The current Ballet Memphis building is located on Madison Ave in Midtown and opened to the public in August 2017. It was designed by archimania and features a five-story rehearsal studio used for performances. That same month, Ballet Memphis sold its Trinity Rd building to Tennessee Shakespeare Company.
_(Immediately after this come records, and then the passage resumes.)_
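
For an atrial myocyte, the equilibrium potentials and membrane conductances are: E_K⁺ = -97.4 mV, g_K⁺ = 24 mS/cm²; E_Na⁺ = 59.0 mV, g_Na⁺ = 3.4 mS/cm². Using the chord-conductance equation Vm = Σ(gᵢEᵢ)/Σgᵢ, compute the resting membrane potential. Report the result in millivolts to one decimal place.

Σ gᵢEᵢ = 24·(-97.4) + 3.4·(59.0) = -2137.00
Σ gᵢ = 24 + 3.4 = 27.4
Vm = -2137.00 / 27.4 = -77.99 mV

-78.0 mV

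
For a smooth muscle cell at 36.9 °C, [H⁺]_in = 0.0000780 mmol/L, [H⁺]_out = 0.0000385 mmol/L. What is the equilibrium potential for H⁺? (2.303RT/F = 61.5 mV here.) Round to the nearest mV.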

In 2019, Pugh began to retire from leading Ballet Memphis, selecting Steven McMahon to succeed her as artistic director. In July 2020, Gretchen Wollert McLennon was selected by the company's board of directors as the new president and CEO.

== Dancers ==
Dancers (as of 2024–2025 season) are:
- Iori Araya
- Kennedy Ballard
- Angelina Broad
- Anwen Brown
- Cayce Cavett
- Matthew Cunningham
- Nicolas Gongora
- Cecily Khuner
- Noah Long
- Phoebe Magna
- Beth Ann Maslinoff
- Darcy McLoughlin
- Wyatt Pendelton
- Demetrious Reed
- Emilia Sandoval
- Rianna Talento
- Gretchen Vander Bloomer
- Harry Warshaw
- Rosamond Mullinax (Trainee)

== Repertoire ==
The company performs its normal October–April season at its Midtown building, the Orpheum Theater, and Playhouse on the Square. Its repertoire includes classical and contemporary choreography including retellings of stories such as Dracula and The Wizard of Oz. Ballet Memphis has performed The Nutcracker every year since 1987. In December 2020, Ballet Memphis released an abbreviated version of The Nutcracker on WKNO and their website instead of having live performances due to the COVID-19 pandemic, with the first act recorded at the Mallory–Neely House.

==Ballet Memphis School==
The Ballet Memphis School offers ballet lessons for ages 3 through adult. It is led by Brandon and Virginia Ramey.

Youth Ballet Memphis is the highest level of the school, with students practicing and performing alongside members of the professional company.